Les argumentations techniques, les démonstrations opérationnelles, rappellent à leur manière la manière de faire des équipes civiles de Toulouse. Tout d’abord parce que la technologie appliquée à l’A400M est très proche de celle des derniers-nés commerciaux : ainsi, le cockpit est directement inspiré de celui de l’A380. Et Gustavo Garcia Miranda ne craint pas de démythifier le Lockheed Martin C-130J, grand classique longtemps considéré comme indétrônable. Treize A400M, explique-t-il, suffisent à faire le travail de 29 C-130J, dont il évite de citer le nom, se contentant de le qualifier «d’avion de la génération précédente»… Voila qui promet de sérieux affrontements au fil des prochaines années.
Last but not least, Airbus Military, est-il besoin de le rappeler, affiche de grandes ambitions sur le marché des ravitailleurs en vol. L’échec sur le marché américain, l’année dernière, relevait d’une option politique de Washington et d’un fort patriotisme économique qui n’ont aucunement remis en cause les qualités de l’A330 MRTT. Lequel a par ailleurs été commandé, sous les appellations A330 ou KC-30A, par l’Australie, l’Arabie saoudite, les Emirats arabes unis et la Grande-Bretagne.

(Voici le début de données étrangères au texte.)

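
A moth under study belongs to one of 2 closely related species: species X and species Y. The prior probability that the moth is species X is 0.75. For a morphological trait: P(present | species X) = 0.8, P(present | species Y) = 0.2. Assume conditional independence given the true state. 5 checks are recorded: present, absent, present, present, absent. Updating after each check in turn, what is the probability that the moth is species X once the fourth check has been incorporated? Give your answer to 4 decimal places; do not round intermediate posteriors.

After 'present': P(species X) = 0.8·0.7500 / (0.8·0.7500 + 0.2·0.2500) ≈ 0.9231
After 'absent': P(species X) = 0.2·0.9231 / (0.2·0.9231 + 0.8·0.0769) ≈ 0.7500
After 'present': P(species X) = 0.8·0.7500 / (0.8·0.7500 + 0.2·0.2500) ≈ 0.9231
After 'present': P(species X) = 0.8·0.9231 / (0.8·0.9231 + 0.2·0.0769) ≈ 0.9796

0.9796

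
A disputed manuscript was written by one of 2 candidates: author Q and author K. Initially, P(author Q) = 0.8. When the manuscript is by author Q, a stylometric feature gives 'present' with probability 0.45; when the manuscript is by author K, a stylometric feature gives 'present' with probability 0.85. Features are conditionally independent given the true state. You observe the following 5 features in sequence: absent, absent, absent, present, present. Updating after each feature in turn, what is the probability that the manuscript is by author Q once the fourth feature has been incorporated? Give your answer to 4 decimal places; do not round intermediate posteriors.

0.9905

Each posterior becomes the prior for the next update.
After 'absent': P(author Q) = 0.55·0.8000 / (0.55·0.8000 + 0.15·0.2000) ≈ 0.9362
After 'absent': P(author Q) = 0.55·0.9362 / (0.55·0.9362 + 0.15·0.0638) ≈ 0.9817
After 'absent': P(author Q) = 0.55·0.9817 / (0.55·0.9817 + 0.15·0.0183) ≈ 0.9950
After 'present': P(author Q) = 0.45·0.9950 / (0.45·0.9950 + 0.85·0.0050) ≈ 0.9905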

Bien entendu, du CN-235 au MRTT, les ordres de grandeur en chiffre d’affaires apparaissent relativement modestes à partir du moment où ils sont comparés aux ventes civiles d’Airbus. Mais ils n’en permettent pas moins de développer le volet militaire d’EADS, qui plus est sur des marchés prometteurs relativement peu affectés par les contraintes budgétaires qui touchent de plein fouet les commandes militaires.